Hintergrund: Berlins Aktivitäten im Nordirak

Käme es zur Gründung eines kurdischen Staates auf dem Territorium des Nordirak, dann wäre die Bundesrepublik gut aufgestellt. Sie bemüht sich um eine Stärkung ihrer Präsenz in der Hauptstadt Erbil, seit die designierte Bundeskanzlerin Angela Merkel Anfang November 2005 den Präsidenten der Autonomen Region Kurdistan, Massud Barzani, empfing. Damals ging es darum, den Irak zu konsolidieren; nach den Auseinandersetzungen zwischen Bundeskanzler Schröder und US-Präsident Bush sah man in Berlin die Chance, mit stabilisierenden Aktivitäten im Nordirak den USA einen Gefallen zu tun und gleichzeitig die Expansion deutscher Firmen voranzutreiben.

Anfangs verlief die Sache recht stockend – nicht zuletzt natürlich wegen der Gewalteskalation im Irak. Ende 2008 gewannen die Berliner Aktivitäten dann an Fahrt. Zunächst richtete das Goethe-Institut in Erbil einen »Dialogpunkt Deutsch« ein; Anfang 2009 eröffnete das Auswärtige Amt ein Generalkonsulat in der Hauptstadt der Autonomieregion.

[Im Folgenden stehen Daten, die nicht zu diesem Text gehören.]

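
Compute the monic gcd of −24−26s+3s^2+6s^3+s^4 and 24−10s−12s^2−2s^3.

12+7s+s^2

Apply the Euclidean algorithm:
  s^4+6s^3+3s^2−26s−24 = (−(1/2)s)(−2s^3−12s^2−10s+24) + (−2s^2−14s−24)
  −2s^3−12s^2−10s+24 = (s−1)(−2s^2−14s−24) + (0)
Last nonzero remainder: −2s^2−14s−24. Dividing through by −2 gives the monic gcd s^2+7s+12.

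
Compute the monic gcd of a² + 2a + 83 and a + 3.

1

By polynomial division,
  a² + 2a + 83 = (a - 1)(a + 3) + (86)
  a + 3 = ((1/86)a + 3/86)(86) + (0)
The last nonzero remainder is the constant 86, so the polynomials are coprime and gcd = 1.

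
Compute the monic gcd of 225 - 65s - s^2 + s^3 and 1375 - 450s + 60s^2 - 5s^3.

Apply the Euclidean algorithm:
  s^3 - s^2 - 65s + 225 = (-1/5)(-5s^3 + 60s^2 - 450s + 1375) + (11s^2 - 155s + 500)
  -5s^3 + 60s^2 - 450s + 1375 = (-(5/11)s - 115/121)(11s^2 - 155s + 500) + (-(44775/121)s + 223875/121)
  11s^2 - 155s + 500 = (-(1331/44775)s + 484/1791)(-(44775/121)s + 223875/121) + (0)
Last nonzero remainder: -(44775/121)s + 223875/121. Dividing through by -44775/121 gives the monic gcd s - 5.

-5 + s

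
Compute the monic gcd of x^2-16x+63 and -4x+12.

Repeated division with remainder:
  x^2-16x+63 = (-(1/4)x+13/4)(-4x+12) + (24)
  -4x+12 = (-(1/6)x+1/2)(24) + (0)
The last nonzero remainder is the constant 24, so the polynomials are coprime and gcd = 1.

1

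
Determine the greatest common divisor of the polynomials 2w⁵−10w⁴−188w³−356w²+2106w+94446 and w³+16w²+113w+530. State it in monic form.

Apply the Euclidean algorithm:
  2w⁵−10w⁴−188w³−356w²+2106w+94446 = (2w²−42w+258)(w³+16w²+113w+530) + (−798w²−4788w−42294)
  w³+16w²+113w+530 = (−(1/798)w−5/399)(−798w²−4788w−42294) + (0)
Last nonzero remainder: −798w²−4788w−42294. Dividing through by −798 gives the monic gcd w²+6w+53.

w²+6w+53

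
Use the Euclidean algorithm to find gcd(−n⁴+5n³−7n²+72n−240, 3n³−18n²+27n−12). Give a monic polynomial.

n−4

Repeated division with remainder:
  −n⁴+5n³−7n²+72n−240 = (−(1/3)n−1/3)(3n³−18n²+27n−12) + (−4n²+77n−244)
  3n³−18n²+27n−12 = (−(3/4)n−159/16)(−4n²+77n−244) + ((9747/16)n−9747/4)
  −4n²+77n−244 = (−(64/9747)n+976/9747)((9747/16)n−9747/4) + (0)
Last nonzero remainder: (9747/16)n−9747/4. Dividing through by 9747/16 gives the monic gcd n−4.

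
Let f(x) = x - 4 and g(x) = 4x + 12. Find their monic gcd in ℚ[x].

1

Repeated division with remainder:
  x - 4 = (1/4)(4x + 12) + (-7)
  4x + 12 = (-(4/7)x - 12/7)(-7) + (0)
The last nonzero remainder is the constant -7, so the polynomials are coprime and gcd = 1.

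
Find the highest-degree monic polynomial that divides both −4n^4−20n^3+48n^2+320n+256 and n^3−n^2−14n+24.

n+4

Repeated division with remainder:
  −4n^4−20n^3+48n^2+320n+256 = (−4n−24)(n^3−n^2−14n+24) + (−32n^2+80n+832)
  n^3−n^2−14n+24 = (−(1/32)n−3/64)(−32n^2+80n+832) + ((63/4)n+63)
  −32n^2+80n+832 = (−(128/63)n+832/63)((63/4)n+63) + (0)
Last nonzero remainder: (63/4)n+63. Dividing through by 63/4 gives the monic gcd n+4.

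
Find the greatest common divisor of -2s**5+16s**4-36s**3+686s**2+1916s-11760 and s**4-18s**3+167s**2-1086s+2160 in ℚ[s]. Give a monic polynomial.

Apply the Euclidean algorithm:
  -2s**5+16s**4-36s**3+686s**2+1916s-11760 = (-2s-20)(s**4-18s**3+167s**2-1086s+2160) + (-62s**3+1854s**2-15484s+31440)
  s**4-18s**3+167s**2-1086s+2160 = (-(1/62)s-369/1922)(-62s**3+1854s**2-15484s+31440) + ((262548/961)s**2-(3413124/961)s+7876440/961)
  -62s**3+1854s**2-15484s+31440 = (-(29791/131274)s+251782/65637)((262548/961)s**2-(3413124/961)s+7876440/961) + (0)
Last nonzero remainder: (262548/961)s**2-(3413124/961)s+7876440/961. Dividing through by 262548/961 gives the monic gcd s**2-13s+30.

s**2-13s+30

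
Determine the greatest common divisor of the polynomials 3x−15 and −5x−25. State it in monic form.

1

By polynomial division,
  3x−15 = (−3/5)(−5x−25) + (−30)
  −5x−25 = ((1/6)x+5/6)(−30) + (0)
The last nonzero remainder is the constant −30, so the polynomials are coprime and gcd = 1.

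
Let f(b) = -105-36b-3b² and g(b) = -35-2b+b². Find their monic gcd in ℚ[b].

Repeated division with remainder:
  -3b²-36b-105 = (-3)(b²-2b-35) + (-42b-210)
  b²-2b-35 = (-(1/42)b+1/6)(-42b-210) + (0)
Last nonzero remainder: -42b-210. Dividing through by -42 gives the monic gcd b+5.

5+b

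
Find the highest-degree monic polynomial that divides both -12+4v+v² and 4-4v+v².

-2+v

By polynomial division,
  v²+4v-12 = (v²-4v+4) + (8v-16)
  v²-4v+4 = ((1/8)v-1/4)(8v-16) + (0)
Last nonzero remainder: 8v-16. Dividing through by 8 gives the monic gcd v-2.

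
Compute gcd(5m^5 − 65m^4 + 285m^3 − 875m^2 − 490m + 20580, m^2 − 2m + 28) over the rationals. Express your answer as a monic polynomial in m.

m^2 − 2m + 28

By polynomial division,
  5m^5 − 65m^4 + 285m^3 − 875m^2 − 490m + 20580 = (5m^3 − 55m^2 + 35m + 735)(m^2 − 2m + 28) + (0)
The last nonzero remainder m^2 − 2m + 28 is already monic.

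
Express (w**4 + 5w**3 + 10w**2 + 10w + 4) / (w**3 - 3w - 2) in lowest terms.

By polynomial division,
  w**4 + 5w**3 + 10w**2 + 10w + 4 = (w + 5)(w**3 - 3w - 2) + (13w**2 + 27w + 14)
  w**3 - 3w - 2 = ((1/13)w - 27/169)(13w**2 + 27w + 14) + ((40/169)w + 40/169)
  13w**2 + 27w + 14 = ((2197/40)w + 1183/20)((40/169)w + 40/169) + (0)
Last nonzero remainder: (40/169)w + 40/169. Dividing through by 40/169 gives the monic gcd w + 1.
Cancel w + 1 from numerator and denominator to get the reduced form.

(w**3 + 4w**2 + 6w + 4)/(w**2 - w - 2)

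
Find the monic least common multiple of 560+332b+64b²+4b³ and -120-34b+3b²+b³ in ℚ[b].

-840-358b-13b²+10b³+b⁴

Euclidean algorithm in ℚ[b]:
  4b³+64b²+332b+560 = (4)(b³+3b²-34b-120) + (52b²+468b+1040)
  b³+3b²-34b-120 = ((1/52)b-3/26)(52b²+468b+1040) + (0)
Last nonzero remainder: 52b²+468b+1040. Dividing through by 52 gives the monic gcd b²+9b+20.
Then lcm(f, g) = f·g / gcd(f, g); expanding and making the result monic gives the answer.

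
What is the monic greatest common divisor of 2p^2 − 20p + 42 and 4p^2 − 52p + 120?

p − 3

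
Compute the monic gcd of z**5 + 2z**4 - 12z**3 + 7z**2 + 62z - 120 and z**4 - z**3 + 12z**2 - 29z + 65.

z**2 - 3z + 5

Repeated division with remainder:
  z**5 + 2z**4 - 12z**3 + 7z**2 + 62z - 120 = (z + 3)(z**4 - z**3 + 12z**2 - 29z + 65) + (-21z**3 + 84z - 315)
  z**4 - z**3 + 12z**2 - 29z + 65 = (-(1/21)z + 1/21)(-21z**3 + 84z - 315) + (16z**2 - 48z + 80)
  -21z**3 + 84z - 315 = (-(21/16)z - 63/16)(16z**2 - 48z + 80) + (0)
Last nonzero remainder: 16z**2 - 48z + 80. Dividing through by 16 gives the monic gcd z**2 - 3z + 5.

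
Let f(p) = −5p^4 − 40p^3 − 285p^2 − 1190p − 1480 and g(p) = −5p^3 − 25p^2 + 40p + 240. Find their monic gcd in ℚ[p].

Euclidean algorithm in ℚ[p]:
  −5p^4 − 40p^3 − 285p^2 − 1190p − 1480 = (p + 3)(−5p^3 − 25p^2 + 40p + 240) + (−250p^2 − 1550p − 2200)
  −5p^3 − 25p^2 + 40p + 240 = ((1/50)p − 3/125)(−250p^2 − 1550p − 2200) + ((234/5)p + 936/5)
  −250p^2 − 1550p − 2200 = (−(625/117)p − 1375/117)((234/5)p + 936/5) + (0)
Last nonzero remainder: (234/5)p + 936/5. Dividing through by 234/5 gives the monic gcd p + 4.

p + 4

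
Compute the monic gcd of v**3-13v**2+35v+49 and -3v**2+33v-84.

Euclidean algorithm in ℚ[v]:
  v**3-13v**2+35v+49 = (-(1/3)v+2/3)(-3v**2+33v-84) + (-15v+105)
  -3v**2+33v-84 = ((1/5)v-4/5)(-15v+105) + (0)
Last nonzero remainder: -15v+105. Dividing through by -15 gives the monic gcd v-7.

v-7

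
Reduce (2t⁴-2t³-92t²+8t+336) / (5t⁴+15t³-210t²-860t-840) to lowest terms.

(2t-4)/(5t+10)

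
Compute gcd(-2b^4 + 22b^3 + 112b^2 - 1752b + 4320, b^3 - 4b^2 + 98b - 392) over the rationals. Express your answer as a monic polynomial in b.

b - 4

By polynomial division,
  -2b^4 + 22b^3 + 112b^2 - 1752b + 4320 = (-2b + 14)(b^3 - 4b^2 + 98b - 392) + (364b^2 - 3908b + 9808)
  b^3 - 4b^2 + 98b - 392 = ((1/364)b + 613/33124)(364b^2 - 3908b + 9808) + ((1187307/8281)b - 4749228/8281)
  364b^2 - 3908b + 9808 = ((3014284/1187307)b - 20305012/1187307)((1187307/8281)b - 4749228/8281) + (0)
Last nonzero remainder: (1187307/8281)b - 4749228/8281. Dividing through by 1187307/8281 gives the monic gcd b - 4.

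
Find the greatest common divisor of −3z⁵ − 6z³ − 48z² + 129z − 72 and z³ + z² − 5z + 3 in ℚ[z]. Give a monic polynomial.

z³ + z² − 5z + 3

Repeated division with remainder:
  −3z⁵ − 6z³ − 48z² + 129z − 72 = (−3z² + 3z − 24)(z³ + z² − 5z + 3) + (0)
The last nonzero remainder z³ + z² − 5z + 3 is already monic.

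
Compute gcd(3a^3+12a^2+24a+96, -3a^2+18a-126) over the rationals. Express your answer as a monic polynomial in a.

Euclidean algorithm in ℚ[a]:
  3a^3+12a^2+24a+96 = (-a-10)(-3a^2+18a-126) + (78a-1164)
  -3a^2+18a-126 = (-(1/26)a-58/169)(78a-1164) + (-88806/169)
  78a-1164 = (-(2197/14801)a+32786/14801)(-88806/169) + (0)
The last nonzero remainder is the constant -88806/169, so the polynomials are coprime and gcd = 1.

1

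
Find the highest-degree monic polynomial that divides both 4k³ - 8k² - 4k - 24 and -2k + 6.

k - 3

By polynomial division,
  4k³ - 8k² - 4k - 24 = (-2k² - 2k - 4)(-2k + 6) + (0)
Last nonzero remainder: -2k + 6. Dividing through by -2 gives the monic gcd k - 3.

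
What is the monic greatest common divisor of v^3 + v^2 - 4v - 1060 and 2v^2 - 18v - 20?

Euclidean algorithm in ℚ[v]:
  v^3 + v^2 - 4v - 1060 = ((1/2)v + 5)(2v^2 - 18v - 20) + (96v - 960)
  2v^2 - 18v - 20 = ((1/48)v + 1/48)(96v - 960) + (0)
Last nonzero remainder: 96v - 960. Dividing through by 96 gives the monic gcd v - 10.

v - 10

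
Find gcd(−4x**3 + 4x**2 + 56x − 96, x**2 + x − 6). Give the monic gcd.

x − 2

Apply the Euclidean algorithm:
  −4x**3 + 4x**2 + 56x − 96 = (−4x + 8)(x**2 + x − 6) + (24x − 48)
  x**2 + x − 6 = ((1/24)x + 1/8)(24x − 48) + (0)
Last nonzero remainder: 24x − 48. Dividing through by 24 gives the monic gcd x − 2.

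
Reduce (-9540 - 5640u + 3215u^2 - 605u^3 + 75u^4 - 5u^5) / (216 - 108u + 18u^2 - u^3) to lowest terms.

(265 + 245u - 15u^2 + 5u^3)/(-6 + u)

Euclidean algorithm in ℚ[u]:
  -5u^5 + 75u^4 - 605u^3 + 3215u^2 - 5640u - 9540 = (5u^2 + 15u + 335)(-u^3 + 18u^2 - 108u + 216) + (-2275u^2 + 27300u - 81900)
  -u^3 + 18u^2 - 108u + 216 = ((1/2275)u - 6/2275)(-2275u^2 + 27300u - 81900) + (0)
Last nonzero remainder: -2275u^2 + 27300u - 81900. Dividing through by -2275 gives the monic gcd u^2 - 12u + 36.
Cancel u^2 - 12u + 36 from numerator and denominator to get the reduced form.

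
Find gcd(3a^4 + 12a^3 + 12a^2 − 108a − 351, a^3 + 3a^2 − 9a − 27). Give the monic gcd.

Euclidean algorithm in ℚ[a]:
  3a^4 + 12a^3 + 12a^2 − 108a − 351 = (3a + 3)(a^3 + 3a^2 − 9a − 27) + (30a^2 − 270)
  a^3 + 3a^2 − 9a − 27 = ((1/30)a + 1/10)(30a^2 − 270) + (0)
Last nonzero remainder: 30a^2 − 270. Dividing through by 30 gives the monic gcd a^2 − 9.

a^2 − 9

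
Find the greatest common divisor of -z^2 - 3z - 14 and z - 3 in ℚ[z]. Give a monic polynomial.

1

Repeated division with remainder:
  -z^2 - 3z - 14 = (-z - 6)(z - 3) + (-32)
  z - 3 = (-(1/32)z + 3/32)(-32) + (0)
The last nonzero remainder is the constant -32, so the polynomials are coprime and gcd = 1.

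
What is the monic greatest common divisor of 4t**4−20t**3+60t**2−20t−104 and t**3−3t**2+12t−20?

By polynomial division,
  4t**4−20t**3+60t**2−20t−104 = (4t−8)(t**3−3t**2+12t−20) + (−12t**2+156t−264)
  t**3−3t**2+12t−20 = (−(1/12)t−5/6)(−12t**2+156t−264) + (120t−240)
  −12t**2+156t−264 = (−(1/10)t+11/10)(120t−240) + (0)
Last nonzero remainder: 120t−240. Dividing through by 120 gives the monic gcd t−2.

t−2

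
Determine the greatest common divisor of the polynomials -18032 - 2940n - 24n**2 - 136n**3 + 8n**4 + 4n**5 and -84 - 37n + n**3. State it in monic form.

-28 - 3n + n**2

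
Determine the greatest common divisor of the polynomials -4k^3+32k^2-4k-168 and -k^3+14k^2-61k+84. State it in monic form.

k^2-10k+21

Euclidean algorithm in ℚ[k]:
  -4k^3+32k^2-4k-168 = (4)(-k^3+14k^2-61k+84) + (-24k^2+240k-504)
  -k^3+14k^2-61k+84 = ((1/24)k-1/6)(-24k^2+240k-504) + (0)
Last nonzero remainder: -24k^2+240k-504. Dividing through by -24 gives the monic gcd k^2-10k+21.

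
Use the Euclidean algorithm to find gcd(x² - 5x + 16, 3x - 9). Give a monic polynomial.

1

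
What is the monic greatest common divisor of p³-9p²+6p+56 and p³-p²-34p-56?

By polynomial division,
  p³-9p²+6p+56 = (p³-p²-34p-56) + (-8p²+40p+112)
  p³-p²-34p-56 = (-(1/8)p-1/2)(-8p²+40p+112) + (0)
Last nonzero remainder: -8p²+40p+112. Dividing through by -8 gives the monic gcd p²-5p-14.

p²-5p-14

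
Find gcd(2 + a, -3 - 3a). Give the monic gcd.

Euclidean algorithm in ℚ[a]:
  a + 2 = (-1/3)(-3a - 3) + (1)
  -3a - 3 = (-3a - 3)(1) + (0)
The last nonzero remainder is the constant 1, so the polynomials are coprime and gcd = 1.

1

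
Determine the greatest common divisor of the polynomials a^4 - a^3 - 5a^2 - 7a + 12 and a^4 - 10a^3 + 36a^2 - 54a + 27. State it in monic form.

a^2 - 4a + 3

Repeated division with remainder:
  a^4 - a^3 - 5a^2 - 7a + 12 = (a^4 - 10a^3 + 36a^2 - 54a + 27) + (9a^3 - 41a^2 + 47a - 15)
  a^4 - 10a^3 + 36a^2 - 54a + 27 = ((1/9)a - 49/81)(9a^3 - 41a^2 + 47a - 15) + ((484/81)a^2 - (1936/81)a + 484/27)
  9a^3 - 41a^2 + 47a - 15 = ((729/484)a - 405/484)((484/81)a^2 - (1936/81)a + 484/27) + (0)
Last nonzero remainder: (484/81)a^2 - (1936/81)a + 484/27. Dividing through by 484/81 gives the monic gcd a^2 - 4a + 3.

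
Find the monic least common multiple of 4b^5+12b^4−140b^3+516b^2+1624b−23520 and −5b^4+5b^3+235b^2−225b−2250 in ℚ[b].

b^7+b^6−56b^5+154b^4+673b^3−8627b^2+5670b+88200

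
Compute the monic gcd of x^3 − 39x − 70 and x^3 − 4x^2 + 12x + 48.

x + 2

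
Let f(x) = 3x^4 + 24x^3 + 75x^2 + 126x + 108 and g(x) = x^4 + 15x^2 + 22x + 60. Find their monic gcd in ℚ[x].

x^2 + 2x + 4

Repeated division with remainder:
  3x^4 + 24x^3 + 75x^2 + 126x + 108 = (3)(x^4 + 15x^2 + 22x + 60) + (24x^3 + 30x^2 + 60x − 72)
  x^4 + 15x^2 + 22x + 60 = ((1/24)x − 5/96)(24x^3 + 30x^2 + 60x − 72) + ((225/16)x^2 + (225/8)x + 225/4)
  24x^3 + 30x^2 + 60x − 72 = ((128/75)x − 32/25)((225/16)x^2 + (225/8)x + 225/4) + (0)
Last nonzero remainder: (225/16)x^2 + (225/8)x + 225/4. Dividing through by 225/16 gives the monic gcd x^2 + 2x + 4.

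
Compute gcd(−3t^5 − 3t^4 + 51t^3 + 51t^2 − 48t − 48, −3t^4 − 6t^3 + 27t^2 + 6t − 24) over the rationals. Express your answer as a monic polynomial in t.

t^3 + 4t^2 − t − 4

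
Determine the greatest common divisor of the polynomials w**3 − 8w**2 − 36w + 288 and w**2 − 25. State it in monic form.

Repeated division with remainder:
  w**3 − 8w**2 − 36w + 288 = (w − 8)(w**2 − 25) + (−11w + 88)
  w**2 − 25 = (−(1/11)w − 8/11)(−11w + 88) + (39)
  −11w + 88 = (−(11/39)w + 88/39)(39) + (0)
The last nonzero remainder is the constant 39, so the polynomials are coprime and gcd = 1.

1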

Dann nahm dort ein aus Deutschland finanziertes »European Technology and Training Center« die Arbeit auf, das Fachkräfte nach deutschen Standards schult – unter anderem Ministerialbeamte – und im Auswärtigen Amt als eine Art »Führungsakademie« bezeichnet wird.

2010 intensivierte Berlin seine Aktivitäten – wie’s der Zufall will, genau zu dem Zeitpunkt, als sich RWE um Zugriff auf das nordirakische Erdgas bemühte. Zunächst eröffnete in Erbil das »Deutsche Wirtschaftsbüro« – als »Brückenbauer zwischen dem irakisch-kurdischen und dem deutschen Markt« –, dann eine »Deutsche Schule«. 2011 folgte ein Informationszentrum des DAAD. Dennoch klagte Kurdistan-Lobbyist Friedbert Pflüger damals, deutsche Firmen seien im Nordirak trotz aller Bemühungen der Bundesregierung »nur wenig präsent«: »Sie verkennen den Stabilitätsgewinn des Nordirak, der dem kurdischen Volk erstmals in seiner Geschichte die Chance auf Eigenständigkeit bietet.« Nun – der Kampf gegen den »Islamischen Staat« (IS) setzt vorerst ein dickes Fragezeichen hinter den »Stabilitätsgewinn«. Doch sollte die Region sich konsolidieren und tatsächlich einen Staat »Kurdistan« gründen: Der deutsche Staat wäre schon lange präsent.